A large part of our bear monitoring program involves capturing and radiocollaring bears in late spring and early summer, and allows us to collar new bears to replace those that have died or have been lost due to malfunctioning collars. While only female bears are collared to collect reproductive data, every bear we handle is marked with ear tags to be identified if encountered in the future. Because bears can damage or lose their ear tags (especially male bears damaging their ears while fighting), or lose their collars, we also tattoo their inner lip for a permanent mark. These marked individuals offer additional information regarding bear movements and mortality when bears are re-encountered through hunter harvest, roadkill or our own research efforts.
We have learned a lot about bears in Maine over the last 50+ years and continue to expand our knowledge by utilizing new tools and technology and partnering with other researchers. The Department's bear monitoring program is an ongoing source of information providing biologists with the information necessary to properly manage this valuable wildlife resource.
This work is possible thanks to a federal tax on firearms, ammunition and other hunting related items. The funds from this federal tax (known as Pittman-Robertson funds) pay for about 75% of the cost of the program. The remaining 25% comes primarily from hunting and fishing license sales.
Living with Wildlife
Prevent or Resolve Conflicts with Bears
Black bear management is a balancing act between maintaining a healthy and abundant population, and limiting the growth of the bear population especially in more populated areas so that human-bear conflicts remain manageable.
Over the past century, conflicts between bears and humans in Maine have lessened with changes in agricultural practices, the decline of farming, increased interest in bear hunting, and the species' rise in status as a game animal.
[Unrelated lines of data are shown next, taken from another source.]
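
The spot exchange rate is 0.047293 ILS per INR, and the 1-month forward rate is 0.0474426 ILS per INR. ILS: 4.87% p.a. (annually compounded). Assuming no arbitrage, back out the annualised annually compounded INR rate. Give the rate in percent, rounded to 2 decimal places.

0.97%

T = 1/12 years.
By CIP, F/S equals the ILS-to-INR growth ratio: 0.0474426/0.047293 = 1.0031633.
ILS growth factor: (1 + 0.0487)^(1/12) = 1.0039705.
Hence g_INR = 1.0008047.
Annualise: 1.0008047^(12/1) − 1 = 0.009699 = 0.97%.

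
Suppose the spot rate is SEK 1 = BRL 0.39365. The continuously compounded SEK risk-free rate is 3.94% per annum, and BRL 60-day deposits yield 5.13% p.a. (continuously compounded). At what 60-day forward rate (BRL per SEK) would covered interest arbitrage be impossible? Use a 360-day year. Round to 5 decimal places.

T = 60/360 years.
BRL accumulates by e^(0.0513×60/360) = 1.0085867.
SEK accumulates by e^(0.0394×60/360) = 1.0065883.
So F = 0.39365 × 1.0085867 / 1.0065883 = 0.3944315 (BRL/SEK).

0.39443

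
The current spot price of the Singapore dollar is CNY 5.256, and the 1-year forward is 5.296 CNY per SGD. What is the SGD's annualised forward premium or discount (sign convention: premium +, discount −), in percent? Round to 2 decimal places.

+0.76%

T = 1 year.
SGD trades forward at +0.76104% vs spot over the period.
Annualise by dividing by T: 0.0076104 / 1 = 0.007610 → 0.76%.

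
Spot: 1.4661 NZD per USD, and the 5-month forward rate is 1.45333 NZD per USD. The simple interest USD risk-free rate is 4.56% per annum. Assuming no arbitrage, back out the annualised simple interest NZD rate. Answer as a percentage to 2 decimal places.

2.43%

T = 5/12 years.
CIP gives F = S · g_NZD/g_USD, so g_NZD/g_USD = 1.45333/1.4661 = 0.9912898.
USD growth factor: 1 + 0.0456×5/12 = 1.019000.
So the NZD growth factor = 1.0101243.
r = (1.0101243 − 1)/(5/12) = 0.024298 → 2.43%.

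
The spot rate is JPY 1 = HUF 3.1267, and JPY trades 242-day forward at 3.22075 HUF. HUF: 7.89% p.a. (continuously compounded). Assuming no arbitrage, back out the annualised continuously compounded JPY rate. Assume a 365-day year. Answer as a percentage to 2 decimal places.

T = 242/365 years.
CIP gives F = S · g_HUF/g_JPY, so g_HUF/g_JPY = 3.22075/3.1267 = 1.0300796.
The HUF side grows by e^(0.0789×242/365) = 1.0537042.
That pins the JPY growth at 1.0229347.
Take logs: ln 1.0229347 / (242/365) = 0.034201, so 3.42%.

3.42%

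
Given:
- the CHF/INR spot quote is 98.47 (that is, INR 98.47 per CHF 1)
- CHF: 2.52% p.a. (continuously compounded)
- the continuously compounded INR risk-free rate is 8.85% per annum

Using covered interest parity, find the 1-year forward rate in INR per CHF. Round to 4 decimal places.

104.9047

T = 1 year.
INR growth factor: e^(0.0885×1) = 1.092534253.
Growth of 1 CHF over T: e^(0.0252×1) = 1.025520204.
Forward (INR per CHF) = 98.47 × 1.092534253 / 1.025520204 = 104.904660.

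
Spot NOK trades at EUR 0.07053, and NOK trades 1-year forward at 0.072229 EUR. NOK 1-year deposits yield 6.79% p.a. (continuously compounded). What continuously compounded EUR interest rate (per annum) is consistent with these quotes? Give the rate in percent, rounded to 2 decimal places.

9.17%

T = 1 year.
F/S = 0.072229/0.07053 = 1.0240890 = (growth of EUR) / (growth of NOK).
The NOK side grows by e^(0.0679×1) = 1.0702583.
So the EUR growth factor = 1.0960398.
Take logs: ln 1.0960398 / 1 = 0.091704, so 9.17%.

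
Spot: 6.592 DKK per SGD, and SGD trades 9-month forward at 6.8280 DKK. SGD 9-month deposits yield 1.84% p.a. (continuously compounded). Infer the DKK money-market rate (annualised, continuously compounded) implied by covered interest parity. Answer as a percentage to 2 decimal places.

6.53%

T = 9/12 years.
F/S = 6.828/6.592 = 1.0358010 = (growth of DKK) / (growth of SGD).
The SGD side grows by e^(0.0184×9/12) = 1.0138957.
That pins the DKK growth at 1.0501942.
Take logs: ln 1.0501942 / (9/12) = 0.065300, so 6.53%.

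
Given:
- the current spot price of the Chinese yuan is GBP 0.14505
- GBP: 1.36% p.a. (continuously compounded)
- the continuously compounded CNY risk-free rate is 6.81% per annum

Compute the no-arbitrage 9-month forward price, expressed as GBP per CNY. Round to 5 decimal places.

0.13924

T = 9/12 years.
GBP accumulates by e^(0.0136×9/12) = 1.0102522.
CNY accumulates by e^(0.0681×9/12) = 1.0524018.
So F = 0.14505 × 1.0102522 / 1.0524018 = 0.1392406 (GBP/CNY).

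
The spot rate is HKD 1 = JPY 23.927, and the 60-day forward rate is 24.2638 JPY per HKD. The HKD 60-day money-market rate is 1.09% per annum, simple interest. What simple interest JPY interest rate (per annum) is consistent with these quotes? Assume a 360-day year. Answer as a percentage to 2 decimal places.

T = 60/360 years.
CIP gives F = S · g_JPY/g_HKD, so g_JPY/g_HKD = 24.2638/23.927 = 1.0140761.
HKD growth factor: 1 + 0.0109×60/360 = 1.0018167.
So the JPY growth factor = 1.0159184.
r = (1.0159184 − 1)/(60/360) = 0.095510 → 9.55%.

9.55%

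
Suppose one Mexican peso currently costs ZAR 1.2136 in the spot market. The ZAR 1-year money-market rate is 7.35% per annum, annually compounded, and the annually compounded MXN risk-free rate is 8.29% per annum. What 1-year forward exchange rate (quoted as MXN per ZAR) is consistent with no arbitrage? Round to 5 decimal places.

T = 1 year.
ZAR growth factor: (1 + 0.0735)^1 = 1.073500.
MXN growth factor: (1 + 0.0829)^1 = 1.082900.
Forward (ZAR per MXN) = 1.2136 × 1.073500 / 1.082900 = 1.203065.
Quoted the other way: 1/1.203065 = 0.83121 MXN per ZAR.

0.83121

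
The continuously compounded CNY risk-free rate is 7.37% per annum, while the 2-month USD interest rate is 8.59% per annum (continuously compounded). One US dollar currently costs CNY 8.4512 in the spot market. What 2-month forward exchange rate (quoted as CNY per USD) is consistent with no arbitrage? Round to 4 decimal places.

8.4340

T = 2/12 years.
CNY accumulates by e^(0.0737×2/12) = 1.0123591.
Growth of 1 USD over T: e^(0.0859×2/12) = 1.0144196.
So F = 8.4512 × 1.0123591 / 1.0144196 = 8.434034 (CNY/USD).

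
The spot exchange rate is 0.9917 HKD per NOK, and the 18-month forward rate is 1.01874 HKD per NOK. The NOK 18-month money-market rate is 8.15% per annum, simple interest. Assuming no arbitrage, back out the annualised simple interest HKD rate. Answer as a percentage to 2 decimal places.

10.19%

T = 18/12 years.
CIP gives F = S · g_HKD/g_NOK, so g_HKD/g_NOK = 1.01874/0.9917 = 1.0272663.
The NOK side grows by 1 + 0.0815×18/12 = 1.122250.
That pins the HKD growth at 1.1528496.
r = (1.1528496 − 1)/(18/12) = 0.101900 → 10.19%.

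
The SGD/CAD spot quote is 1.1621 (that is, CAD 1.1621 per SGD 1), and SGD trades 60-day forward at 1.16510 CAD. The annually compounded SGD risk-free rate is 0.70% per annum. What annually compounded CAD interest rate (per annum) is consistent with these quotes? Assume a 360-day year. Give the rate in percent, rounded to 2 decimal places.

2.27%

T = 60/360 years.
By CIP, F/S equals the CAD-to-SGD growth ratio: 1.1651/1.1621 = 1.0025815.
The SGD side grows by (1 + 0.0070)^(60/360) = 1.0011633.
That pins the CAD growth at 1.0037478.
Annualise: 1.0037478^(360/60) − 1 = 0.022699 = 2.27%.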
In addition, Maine has a small human population (1.4 million) that is mostly concentrated in the southern third of the state where bear densities are lower and therefore human-bear conflicts are less numerous. However, each year, primarily in the spring and early summer, the Department receives numerous calls from homeowners when bears have destroyed bird feeders or disturbed garbage or caused other damage. A big part of managing conflicts with bears involves modifying human behavior to lessen the number of negative interactions. Most conflicts with bears can be prevented by removing common food attractants around homes.
To prevent conflicts with black bears each year when bears are active (April 1-November 1):
- Bring in your bird feeders, rake up and dispose of any seed left on the ground, and store unused seed inside.
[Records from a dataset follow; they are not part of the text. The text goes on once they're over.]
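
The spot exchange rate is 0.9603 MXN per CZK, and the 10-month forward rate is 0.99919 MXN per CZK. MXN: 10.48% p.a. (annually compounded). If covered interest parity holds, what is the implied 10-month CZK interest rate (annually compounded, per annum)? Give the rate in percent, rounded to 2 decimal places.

5.34%

T = 10/12 years.
CIP gives F = S · g_MXN/g_CZK, so g_MXN/g_CZK = 0.99919/0.9603 = 1.0404978.
MXN growth factor: (1 + 0.1048)^(10/12) = 1.0866001.
So the CZK growth factor = 1.0443079.
Annualise: 1.0443079^(12/10) − 1 = 0.053402 = 5.34%.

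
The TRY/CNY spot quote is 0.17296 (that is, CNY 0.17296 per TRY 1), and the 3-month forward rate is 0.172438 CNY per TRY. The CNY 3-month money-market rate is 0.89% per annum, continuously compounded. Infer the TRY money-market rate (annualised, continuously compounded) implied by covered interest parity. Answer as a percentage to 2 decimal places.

T = 3/12 years.
F/S = 0.172438/0.17296 = 0.9969820 = (growth of CNY) / (growth of TRY).
CNY growth factor: e^(0.0089×3/12) = 1.0022275.
Hence g_TRY = 1.0052614.
r = ln(1.0052614)/(3/12) = 0.020990 → 2.10%.

2.10%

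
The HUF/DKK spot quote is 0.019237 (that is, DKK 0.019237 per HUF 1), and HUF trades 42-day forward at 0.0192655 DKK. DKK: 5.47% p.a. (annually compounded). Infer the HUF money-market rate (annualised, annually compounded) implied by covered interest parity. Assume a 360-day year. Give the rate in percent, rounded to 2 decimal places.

4.14%

T = 42/360 years.
F/S = 0.0192655/0.019237 = 1.0014815 = (growth of DKK) / (growth of HUF).
The DKK side grows by (1 + 0.0547)^(42/360) = 1.0062326.
Hence g_HUF = 1.0047441.
Annualise: 1.0047441^(360/42) − 1 = 0.041402 = 4.14%.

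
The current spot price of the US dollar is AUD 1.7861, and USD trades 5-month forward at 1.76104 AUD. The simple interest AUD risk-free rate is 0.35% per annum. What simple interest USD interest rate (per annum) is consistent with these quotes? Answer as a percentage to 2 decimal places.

T = 5/12 years.
F/S = 1.76104/1.7861 = 0.9859694 = (growth of AUD) / (growth of USD).
The AUD side grows by 1 + 0.0035×5/12 = 1.0014583.
That pins the USD growth at 1.0157093.
r = (1.0157093 − 1)/(5/12) = 0.037702 → 3.77%.

3.77%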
- Bring trash to the curb on the morning of trash pickup or use a certified bear resistant container.
- Keep dumpster lids closed and do not allow dumpster to overflow. In areas experiencing bear problems consider storing dumpsters in a secure building or behind electric fencing (MS Word).
- Clean your grills and empty the grease cup after each use. Do not discard grease on the ground. Burn-off any food residue, clean blood and grease dripping, and discard food wrappers.
To learn more about preventing bear conflicts in back yards, while camping, and hiking, see Living with Black Bears.
Sick, Injured Bears or Orphaned Cubs
Bears are sometimes injured or killed in vehicle collisions. Please report any sick or injured bears or orphaned cubs to your local Game Warden or Regional Wildlife Biologist. They will assess whether the bears in question can be captured and rehabilitated at a private specialized rehabilitation facility. Do not try to capture these bears by yourself.